Ramiro Sequeira shared with the workers the operation data until September. He warns that recovery is being "very slow" and is concerned about the demand behavior for the coming months.
The pandemic has left many airplanes on the ground in recent months and the business recovery “is being very slow,” warns the new CEO of TAP, Ramiro Sequeira, who is concerned about demand levels for the coming month.
“In a context of high uncertainty, the recovery is being very slow and TAP, like its counterparts, will have to follow the path of restructuring to ensure its viability,” said the president of the Portuguese airline, now controlled by the state, in a message shared with the workers to which ECO had access and where it reports operational data until September.
The data leave no doubt about the impact of the pandemic on the Portuguese company:
- TAP reduced its capacity (ASK available seat kilometer) by 72% in September 2020, compared to September 2019;
- TAP reduced the number of flights by 68% in the same period of analysis;
- The overall average load factor for TAP flights between May and July, after the period of almost total stop, is 60%, twenty percentage points below the overall average rate for 2019, despite the reduction in capacity.

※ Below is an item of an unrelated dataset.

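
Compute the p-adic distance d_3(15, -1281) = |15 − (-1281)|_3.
d_3(15, -1281) = 1/81

Step 1 — x − y = 15 − (-1281) = 1296. Step 2 — v_3(1296) = 4 (factor: 1296 = (3^4 · 16); the sign does not affect v_p). Step 3 — |x − y|_3 = 3^{-4} = 1/81.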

Although most countries have already opened borders and lifted restrictions on the movement of people after the first wave of the pandemic, the aviation sector will remain under pressure in the coming years. IATA expects world traffic to recover from last year’s figures only in 2024.
In TAP’s case, looking ahead to the coming winter months, the behaviour of demand leaves signs of concern with Ramiro Sequeira. The current demand is below that of the summer months and reservations are made less and less in advance, usually for the following month.
“We will have to continue to adapt our flight planning to this new market dynamics. This scenario will only be an exception to the end-of-year holiday period, during which we plan to be sized for the slight increase in demand expected,” stresses Ramiro Sequeira.
TAP is in the process of restructuring, after the state has rescued the airline with an aid of 1,200 million this year, and the government expects another 500 million in 2021. About 1,600 workers will leave by the end of the year. The restructuring plan, which is still being worked on, is not yet known.